Quando entrei neste estúdio, sito na Rua do Rosário, tinha uma certa mania de enchê-lo de tudo e mais alguma coisa, das coisas de que gostava: de posters, de aguarelas que trazia das viagens, de molduras de vários tipos, de livros, de conchas e mais conchas para me fazer sentir no Verão. Sentia uma enorme necessidade de que a casa fosse a minha extensão física. As paredes amarelas torrado da casa já cá estavam e também eu adoptei a cor na minha roupa. O recorte das árvores no jardim, que em noites de lua cheia e nevoeiro, parecia um perfeito quadro de Magritte, o meu pintor preferido, também ele era eu.

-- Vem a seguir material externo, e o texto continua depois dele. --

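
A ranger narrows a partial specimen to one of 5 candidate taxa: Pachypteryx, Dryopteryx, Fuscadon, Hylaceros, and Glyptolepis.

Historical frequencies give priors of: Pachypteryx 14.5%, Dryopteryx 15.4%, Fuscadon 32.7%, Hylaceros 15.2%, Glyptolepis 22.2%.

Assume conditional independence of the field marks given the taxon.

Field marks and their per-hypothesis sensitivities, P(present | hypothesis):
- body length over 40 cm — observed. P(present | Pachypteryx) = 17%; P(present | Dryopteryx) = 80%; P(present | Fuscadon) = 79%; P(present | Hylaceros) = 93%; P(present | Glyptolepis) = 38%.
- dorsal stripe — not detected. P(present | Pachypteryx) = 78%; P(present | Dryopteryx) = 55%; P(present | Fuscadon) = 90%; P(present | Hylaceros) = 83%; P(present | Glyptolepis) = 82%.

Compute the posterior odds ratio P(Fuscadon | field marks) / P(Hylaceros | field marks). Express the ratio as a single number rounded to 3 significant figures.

Unnormalized posterior weight (prior times the field mark likelihoods) for each of the two hypotheses (using 1 − P(present | H) for each absent field mark):
  Fuscadon: 0.327 × 0.79 × (1 − 0.90) = 0.025833
  Hylaceros: 0.152 × 0.93 × (1 − 0.83) = 0.024031
Odds(Fuscadon : Hylaceros) = 0.025833 / 0.024031 ≈ 1.07.

1.07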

Portanto, a casa também se apoderou de mim. E quanto mais tempo passava, mais difícil era de sair. Porque a casa era eu. Eu era a casa. E como desfazer este laço de quase oito anos? Mesmo quando comecei a perceber que muitas coisas falhavam na casa, as manchas de humidade, a água que sempre saía do duche, havia uma estranha resiliência em ficar, aliada sem dúvida à falta de uma alternativa acessível para viver.

Precisamente porque sair desta casa, era sair de mim. E agora o sentimento é o contrário: não tenho necessidade de me encher nada de nada, antes de me esvaziar. Talvez existam algumas coisas importantes, mas não tão importantes como abrir caminho novo e esse tem o brilho fresco das coisas que ainda não conhecemos, mas que sonhamos.

Mas aqui no final, vou confessar: sou daquelas pessoas sentimentais que nas noites de insónia passeia pelas mil casas onde viveu, passou férias, de várias geografias, onde foi essencialmente muito feliz. E decoro os espaços da casa, a sua configuração, vejo mentalmente o corredor, a cor do sofá, dou três passos atrás para ter a certeza de que a porta ficou aberta e memorizo cada canto para nunca mais me esquecer do caminho de volta.

Minha Rosário 280. Vemo-nos em algumas noites. Deixo-te comigo.